In Arlington County, a 2017 compensation study found that pay for some support staff significantly lagged other school systems. Increases are planned over three years for certain positions, including custodians and bus drivers, said Kristi Murphy, the district's assistant superintendent of human resources.

The Arlington Education Association, which represents school workers, has long fought for higher wages for support staff, said President Ingrid Gant, a former middle school resource assistant, a role in which she co-taught classes. Gant moved to Woodbridge 15 years ago after finding that she couldn't afford to buy a house or rent an apartment in Arlington.

Gant said she knows few educators who teach or work in Arlington schools and live in the county — for the same reasons she can't.
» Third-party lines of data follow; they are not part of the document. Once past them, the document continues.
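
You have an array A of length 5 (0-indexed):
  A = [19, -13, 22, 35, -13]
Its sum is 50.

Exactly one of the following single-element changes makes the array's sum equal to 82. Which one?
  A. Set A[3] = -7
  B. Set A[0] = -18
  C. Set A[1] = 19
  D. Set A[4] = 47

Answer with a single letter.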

Many juggle multiple jobs, she said, and some commute from Stafford County or Fredericksburg.

"I'm a born-and-raised Arlingtonian," she said. "Never thought I'd be a commuter, but I could never afford to live in Arlington based on what I was making."

By dim lamplight inside the brick rambler she and her husband occupy in Lovettsville, McCall, the health clinic specialist, fiddled on a laptop as she prepared for her shift as a hospice nurse — her second job.

It's past 3 p.m. on a Wednesday and, after arriving home from her job at the elementary school less than half an hour earlier, she has changed out of a colorful scrub top festooned with hearts and flowers and into a navy blue version.

McCall's husband had back surgery last year, she said, keeping him from taking on construction jobs and further straining the family budget. They were considering selling their home when the job as a hospice nurse came along in June.

It has been a lifeline. McCall clocks three five-hour shifts on weekdays and a pair of 12-hour shifts on the weekend. The additional money isn't enough to maintain a rainy-day fund, but it covers most of the $1,350 monthly mortgage and the electricity, water, car insurance, cable and other bills.

"I'm tired, you know, but I love what I do," she said. "I'm a nurse. I love taking care of people."

For the past seven years, she has worked 50 to 70 hours a week. She's up to 79 hours now.

She counts herself fortunate because she has a nursing license that helps her find a second job. "I feel grateful I have the ability to do it," she said.

Wednesday night's shift started as it normally does. McCall punched the address of her first visit, 47 minutes away in Reston, into her iPhone. She reviewed patient information, jotting notes before closing her laptop and exiting through the kitchen door.

In the driveway, she slid into her Buick, bringing to life the engine as the night began.